Many had expected at the outset of the review that the Senate would muster enough votes to pass the resolution of disapproval. But the way things have trended over the summer, the vote will be incredibly close and will likely come down to the wire next week.
However, even if enough Democrats cross lines to reach the 60-vote threshold to pass a resolution, the president still has his veto. If President Obama vetoes a resolution of disapproval, and opponents can’t convince two-thirds of both the House and Senate to override the veto, the deal moves forward.
That’s why Democrats in the House organized a letter earlier this year in support of the framework deal that was signed by 146 voting Representatives—enough to protect a veto. With that firewall in place in the House—and having been expanded by a number of additional Representatives who recently announced their support—and the Senate closing in on the 34 votes necessary to protect a veto, the deal appears safe.
But the question was never entirely about whether the President could win the battle to protect the deal, but how he would win it. The Iran deal may be a legacy piece for the president, but only if it survives past his time in office. If the deal limps across the finish line and is only protected solely by President Obama’s veto pen, the question of sustaining the deal becomes a question of who is holding that pen. Will the next President continue issuing sanctions waivers to implement the deal?
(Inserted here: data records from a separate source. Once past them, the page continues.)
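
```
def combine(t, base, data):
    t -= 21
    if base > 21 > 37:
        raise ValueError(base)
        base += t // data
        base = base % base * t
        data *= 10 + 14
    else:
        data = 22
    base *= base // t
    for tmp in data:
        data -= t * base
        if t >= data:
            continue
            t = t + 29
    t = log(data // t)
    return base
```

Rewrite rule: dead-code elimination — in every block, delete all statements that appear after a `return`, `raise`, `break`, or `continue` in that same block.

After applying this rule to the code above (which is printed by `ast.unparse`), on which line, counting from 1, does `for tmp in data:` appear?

Transformed code:
def combine(t, base, data):
    t -= 21
    if base > 21 > 37:
        raise ValueError(base)
    else:
        data = 22
    base *= base // t
    for tmp in data:
        data -= t * base
        if t >= data:
            continue
    t = log(data // t)
    return base

8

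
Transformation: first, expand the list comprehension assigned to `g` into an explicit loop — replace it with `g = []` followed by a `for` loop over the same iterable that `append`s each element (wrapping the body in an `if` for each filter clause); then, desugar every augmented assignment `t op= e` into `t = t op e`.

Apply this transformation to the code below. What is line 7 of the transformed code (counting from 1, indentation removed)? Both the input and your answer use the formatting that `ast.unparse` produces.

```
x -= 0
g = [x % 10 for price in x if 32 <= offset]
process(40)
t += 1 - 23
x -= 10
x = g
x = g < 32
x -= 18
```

Transformed code:
x = x - 0
g = []
for price in x:
    if 32 <= offset:
        g.append(x % 10)
process(40)
t = t + (1 - 23)
x = x - 10
x = g
x = g < 32
x = x - 18

t = t + (1 - 23)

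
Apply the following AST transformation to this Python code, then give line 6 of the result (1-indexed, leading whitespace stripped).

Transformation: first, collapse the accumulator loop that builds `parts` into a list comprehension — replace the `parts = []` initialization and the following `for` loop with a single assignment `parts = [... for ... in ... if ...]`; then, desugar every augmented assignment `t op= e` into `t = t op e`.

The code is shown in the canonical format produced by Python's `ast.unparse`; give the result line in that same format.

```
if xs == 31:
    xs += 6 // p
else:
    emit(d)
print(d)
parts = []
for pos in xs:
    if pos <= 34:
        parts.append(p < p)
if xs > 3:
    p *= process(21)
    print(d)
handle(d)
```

parts = [p < p for pos in xs if pos <= 34]

Transformed code:
if xs == 31:
    xs = xs + 6 // p
else:
    emit(d)
print(d)
parts = [p < p for pos in xs if pos <= 34]
if xs > 3:
    p = p * process(21)
    print(d)
handle(d)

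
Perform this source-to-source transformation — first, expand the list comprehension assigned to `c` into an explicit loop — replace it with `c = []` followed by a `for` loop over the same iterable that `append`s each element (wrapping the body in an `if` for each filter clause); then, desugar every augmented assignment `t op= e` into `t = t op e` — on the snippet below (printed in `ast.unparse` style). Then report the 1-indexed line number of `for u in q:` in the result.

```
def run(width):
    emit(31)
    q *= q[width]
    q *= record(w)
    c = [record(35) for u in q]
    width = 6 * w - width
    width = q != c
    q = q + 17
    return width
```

Transformed code:
def run(width):
    emit(31)
    q = q * q[width]
    q = q * record(w)
    c = []
    for u in q:
        c.append(record(35))
    width = 6 * w - width
    width = q != c
    q = q + 17
    return width

6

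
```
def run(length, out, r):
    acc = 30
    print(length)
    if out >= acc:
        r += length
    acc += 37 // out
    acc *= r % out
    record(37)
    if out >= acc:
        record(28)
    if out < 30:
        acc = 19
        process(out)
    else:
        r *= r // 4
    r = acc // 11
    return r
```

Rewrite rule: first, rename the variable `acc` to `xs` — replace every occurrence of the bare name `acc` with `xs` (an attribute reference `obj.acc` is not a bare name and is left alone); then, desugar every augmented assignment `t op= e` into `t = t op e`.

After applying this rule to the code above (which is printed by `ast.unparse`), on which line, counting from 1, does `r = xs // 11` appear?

16

Transformed code:
def run(length, out, r):
    xs = 30
    print(length)
    if out >= xs:
        r = r + length
    xs = xs + 37 // out
    xs = xs * (r % out)
    record(37)
    if out >= xs:
        record(28)
    if out < 30:
        xs = 19
        process(out)
    else:
        r = r * (r // 4)
    r = xs // 11
    return r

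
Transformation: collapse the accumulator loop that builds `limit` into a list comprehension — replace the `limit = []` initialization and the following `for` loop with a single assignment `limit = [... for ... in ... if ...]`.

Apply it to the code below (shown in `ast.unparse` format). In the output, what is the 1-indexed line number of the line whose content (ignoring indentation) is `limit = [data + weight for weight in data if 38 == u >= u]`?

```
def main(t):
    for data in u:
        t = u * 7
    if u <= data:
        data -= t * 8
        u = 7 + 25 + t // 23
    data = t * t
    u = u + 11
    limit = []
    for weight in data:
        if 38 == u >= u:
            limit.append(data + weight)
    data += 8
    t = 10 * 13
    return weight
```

9

Transformed code:
def main(t):
    for data in u:
        t = u * 7
    if u <= data:
        data -= t * 8
        u = 7 + 25 + t // 23
    data = t * t
    u = u + 11
    limit = [data + weight for weight in data if 38 == u >= u]
    data += 8
    t = 10 * 13
    return weight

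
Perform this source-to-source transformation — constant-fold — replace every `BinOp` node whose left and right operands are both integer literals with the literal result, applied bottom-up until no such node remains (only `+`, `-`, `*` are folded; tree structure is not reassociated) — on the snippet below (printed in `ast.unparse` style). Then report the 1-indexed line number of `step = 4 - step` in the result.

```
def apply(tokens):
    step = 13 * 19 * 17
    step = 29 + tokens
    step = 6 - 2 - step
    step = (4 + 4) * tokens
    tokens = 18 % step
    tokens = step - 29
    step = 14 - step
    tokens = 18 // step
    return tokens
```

4

Transformed code:
def apply(tokens):
    step = 4199
    step = 29 + tokens
    step = 4 - step
    step = 8 * tokens
    tokens = 18 % step
    tokens = step - 29
    step = 14 - step
    tokens = 18 // step
    return tokens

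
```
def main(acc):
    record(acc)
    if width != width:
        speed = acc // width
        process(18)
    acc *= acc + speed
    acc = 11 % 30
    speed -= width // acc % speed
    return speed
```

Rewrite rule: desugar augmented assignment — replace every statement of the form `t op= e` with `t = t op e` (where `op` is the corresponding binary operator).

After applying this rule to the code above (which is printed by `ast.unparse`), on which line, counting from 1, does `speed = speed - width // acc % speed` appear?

Transformed code:
def main(acc):
    record(acc)
    if width != width:
        speed = acc // width
        process(18)
    acc = acc * (acc + speed)
    acc = 11 % 30
    speed = speed - width // acc % speed
    return speed

8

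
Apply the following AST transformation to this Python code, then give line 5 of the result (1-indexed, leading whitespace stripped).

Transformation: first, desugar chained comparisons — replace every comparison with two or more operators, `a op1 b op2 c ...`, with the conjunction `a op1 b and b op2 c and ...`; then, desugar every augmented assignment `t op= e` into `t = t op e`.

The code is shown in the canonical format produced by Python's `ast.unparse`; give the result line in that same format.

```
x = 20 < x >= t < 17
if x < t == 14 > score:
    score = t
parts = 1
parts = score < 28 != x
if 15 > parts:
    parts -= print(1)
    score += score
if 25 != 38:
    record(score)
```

parts = score < 28 and 28 != x

Transformed code:
x = 20 < x and x >= t and (t < 17)
if x < t and t == 14 and (14 > score):
    score = t
parts = 1
parts = score < 28 and 28 != x
if 15 > parts:
    parts = parts - print(1)
    score = score + score
if 25 != 38:
    record(score)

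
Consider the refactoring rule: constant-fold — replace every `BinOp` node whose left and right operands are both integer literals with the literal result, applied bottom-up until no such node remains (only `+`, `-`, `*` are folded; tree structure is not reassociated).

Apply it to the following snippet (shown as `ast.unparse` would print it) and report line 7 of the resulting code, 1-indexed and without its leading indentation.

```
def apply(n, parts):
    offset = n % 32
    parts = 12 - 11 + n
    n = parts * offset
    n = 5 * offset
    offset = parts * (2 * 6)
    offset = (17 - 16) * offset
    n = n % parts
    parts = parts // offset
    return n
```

offset = 1 * offset

Transformed code:
def apply(n, parts):
    offset = n % 32
    parts = 1 + n
    n = parts * offset
    n = 5 * offset
    offset = parts * 12
    offset = 1 * offset
    n = n % parts
    parts = parts // offset
    return n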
Will he or she hold back the lawmakers and the interest groups calling for new sanctions or other provocative moves to nullify the accord?
Opponents of the deal are already building their case that, once the review is over, the battle to contain and eventually overturn the deal will continue. The opposition’s rallying cry early on was: “No deal is better than a bad deal.” Once the deal was in place, and the opposition was pressed on its alternative, the call to arms was to demand a “better deal.” Now with rejection of the current deal appearing less likely—and the consequences of such a rejection being better understood—the opposition is beginning to turn its attention to how lawmakers can “strengthen the deal.” Some of those measures are simple due diligence, but many of them—inserting new terms into the deal, re-imposing nuclear sanctions under new designations, provocative arms transfers to Israel—are thinly veiled efforts to sabotage the implementation of the agreement.
If the deal is protected only by a veto, the opposition will likely argue that the president has subverted the will of the American people by blocking their representatives’ disapproval, and this will provide them the basis for further efforts to re-litigate, revise, and unravel the agreement. In many respects, the way that President Obama wins will help determine whether the deal is truly secure or if it becomes the Republicans' next “Obamacare.” While the president’s signature first-term policy achievement was able to survive no less than fifty Congressional votes to repeal it over the past five years, a sensitive multilateral diplomatic agreement among deeply distrustful adversaries may not be so durable.
Ultimately, the deal will likely survive Congressional review. But how it survives, and whether the president wins decisively, will help determine what sort of follow-on effort we see from those who oppose it.